As I mentioned in a review of a two-volume set of, for lack of a better term, girl doo wop some of the songs which overlaps in this five-volume series, I have, of late, been running back over some rock material that formed my coming of age listening music (on that ubiquitous, and very personal, iPod, oops, battery-driven transistor radio that kept those snooping parents out in the dark, clueless, and that was just fine, agreed), and that of my generation, the generation of ’68. Naturally one had to pay homage to the blues influences from the likes of Muddy Waters, Big Mama Thornton, and Big Joe Turner. And, of course, the rockabilly influences from Elvis, Carl Perkins, Wanda Jackson, and Jerry Lee Lewis on. Additionally, I have spent some time on the male side of the doo wop be-bop Saturday night led by Frankie Lymon and the Teenagers on Why Do Fools Fall In Love? (good question, right). I noted there that I had not done much with the female side of the doo wop night, the great ‘girl’ groups that had their heyday in the late 1950s and early 1960s before the British invasion, among other things, changed our tastes in popular music. I would expand that observation here to include girls’ voices generally. As there, I make some amends for that omission here.

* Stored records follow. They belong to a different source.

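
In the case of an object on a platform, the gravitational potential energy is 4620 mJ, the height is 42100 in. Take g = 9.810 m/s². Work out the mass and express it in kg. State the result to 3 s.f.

Solving PE = m·g·h for m: m = PE/(g·h).
PE = 4620 mJ = 4.620 J; h = 42100 in = 1069 m; g = 9.810 m/s².
m = 4.404×10^-4 kg

4.40×10^-4 kg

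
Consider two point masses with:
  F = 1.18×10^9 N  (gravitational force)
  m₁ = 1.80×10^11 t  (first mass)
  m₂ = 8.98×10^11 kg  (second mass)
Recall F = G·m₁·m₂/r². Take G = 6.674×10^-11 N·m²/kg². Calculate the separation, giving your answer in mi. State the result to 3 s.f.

From Newton's law of gravitation: r = √(G·m₁m₂/F).
F = 1.18×10^9 N; m₁ = 1.80×10^11 t = 1.800×10^14 kg; m₂ = 8.98×10^11 kg; G = 6.674×10^-11 N·m²/kg².
r = 3024 m
3024 m × (1 mi / 1609 m) = 1.879 mi

1.88 mi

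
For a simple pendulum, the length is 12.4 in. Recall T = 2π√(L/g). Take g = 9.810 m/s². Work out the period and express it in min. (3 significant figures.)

0.0188 min

Directly: T = 2π√(L/g).
L = 12.4 in = 0.3150 m; g = 9.810 m/s².
T = 1.126 s
1.126 s × (1 min / 60.00 s) = 0.01876 min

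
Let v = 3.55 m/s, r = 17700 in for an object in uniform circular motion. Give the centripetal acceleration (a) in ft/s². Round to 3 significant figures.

a is given directly by: a = v²/r.
v = 3.55 m/s; r = 17700 in = 449.6 m.
a = 0.02803 m/s²
0.02803 m/s² × (1 ft/s² / 0.3048 m/s²) = 0.09197 ft/s²

0.0920 ft/s²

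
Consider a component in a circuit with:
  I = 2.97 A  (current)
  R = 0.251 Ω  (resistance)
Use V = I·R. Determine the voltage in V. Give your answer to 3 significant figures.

From Ohm's law: V = IR.
I = 2.97 A; R = 0.251 Ω.
V = 0.7455 V

0.745 V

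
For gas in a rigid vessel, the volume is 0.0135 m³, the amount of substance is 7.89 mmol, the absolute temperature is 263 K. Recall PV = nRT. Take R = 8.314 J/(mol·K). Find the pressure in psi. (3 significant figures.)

P is given directly by: P = nRT/V.
V = 0.0135 m³; n = 7.89 mmol = 0.007890 mol; T = 263 K; R = 8.314 J/(mol·K).
P = 1278 Pa
1278 Pa × (1 psi / 6895 Pa) = 0.1853 psi

0.185 psi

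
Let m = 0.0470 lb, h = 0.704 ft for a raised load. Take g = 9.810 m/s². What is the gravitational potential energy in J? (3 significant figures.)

0.0449 J

PE is given directly by: PE = mgh.
m = 0.0470 lb = 0.02132 kg; h = 0.704 ft = 0.2146 m; g = 9.810 m/s².
PE = 0.04488 J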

As I also noted in that earlier review one problem with the girl groups, and now with these generic girl vocals for a guy, me, a serious rock guy, me, was that the lyrics for many of the girl group songs, frankly, did not “speak to me.” After all how much empathy could a young ragamuffin of boy brought up on the wrong side of the tracks like this writer have for a girl who breaks a guy's heart after leading him on, yes, leading him on, just because her big bruiser of a boyfriend is coming back and she needs some excuse to brush the heartbroken lad off in the Angels' My Boyfriend’s Back. Or some lucky guy, some lucky Sunday guy, maybe, who breathlessly catches the eye of the singer in the Shirelles' I Met Him On Sunday from a guy who, dateless Saturday night, was hunched over some misbegotten book, some study book, on Sunday feeling all dejected. And how about this, some two, or maybe, three-timing gal who berated her ever-loving boyfriend because she needs a good talking to, or worst, a now socially incorrect, very incorrect and rightly so, "beating" in Joanie Sommers’ Johnny Get Angry.

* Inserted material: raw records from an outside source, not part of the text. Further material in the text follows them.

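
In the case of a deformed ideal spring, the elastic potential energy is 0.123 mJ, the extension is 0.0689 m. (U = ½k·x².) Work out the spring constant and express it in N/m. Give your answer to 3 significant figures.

0.0518 N/m

Solving U = ½k·x² for k: k = 2U/x².
U = 0.123 mJ = 1.230×10^-4 J; x = 0.0689 m.
k = 0.05182 N/m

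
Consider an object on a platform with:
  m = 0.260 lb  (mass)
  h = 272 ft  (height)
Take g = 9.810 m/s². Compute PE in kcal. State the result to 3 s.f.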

And reviewing the material in this volume gave me the same flash-back feeling I felt listening to the girl doo wop sounds. I will give similar examples of that teen boy alienation for this volume, and this approach has driven the reviews of all five of these volumes in the series. It Hurts To Be Sixteen by Andrea Carroll, but what about a guy, a sixteen year old guy; Blue Summer by The Royalettes, make mine blue summerwinterfallspring; Sneaky Sue by Patty Lace & Petticoats, give me a call Sue; Richie by Gloria Dennis, an unworthy guy for sure; Poor Little Puppet by Cathy Carroll, self-explanatory; Lonely Sixteen by Janie Black, ditto it hurts to be sixteen; Jimmy Boy by Carol Shaw, it's always jimmy boy, how about marky boy?; Be My Boy by The Paris Sisters, okay, just call; Kookie Little Paradise by Jo Ann Campbell, I'll settle for the beach, blanket or not; and, Tonight's The Night by The Chiffons, this one hurts to the core, the not tonight core. I might add here, as I did with volume four, that as we have with volume five gone well over the one hundred songs mark in this series not only have we worked over, and worked over hard, the “speak to” problem but have now run up against the limits of songs worthy of mention, mention at the time or fifty years later, your choice.

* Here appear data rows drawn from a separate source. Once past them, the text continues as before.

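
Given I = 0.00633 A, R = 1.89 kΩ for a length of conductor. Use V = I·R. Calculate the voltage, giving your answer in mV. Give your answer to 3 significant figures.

12000 mV

From Ohm's law: V = IR.
I = 0.00633 A; R = 1.89 kΩ = 1890 Ω.
V = 11.96 V  (the unit combination reduces to kg·m²/(A·s³) = V)
11.96 V × (1 mV / 0.001000 V) = 11964 mV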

So you get the idea, this stuff could not “speak to me.” Now you understand, right? Except, surprise, surprise foolish, behind the eight- ball, know-nothing youthful guy had it all wrong and should have been listening, and listening like crazy, to these lyrics because, brothers and sisters, they held the key to what was what about what was on girls’ minds back in the day, and maybe now a little too, and if I could have decoded this I would have had, well, the beginning of knowledge, girl knowledge. Damn. But that is one of the virtues, and maybe the only virtue of age. Ya, and also get this- you had better get your do-lang, do-lang, your shoop, shoop, and your best be-bop, be-bop into that good night voice out and sing along to the lyrics here. This, fellow baby-boomers, was our teen angst, teen alienation, teen love youth and now this stuff sounds great.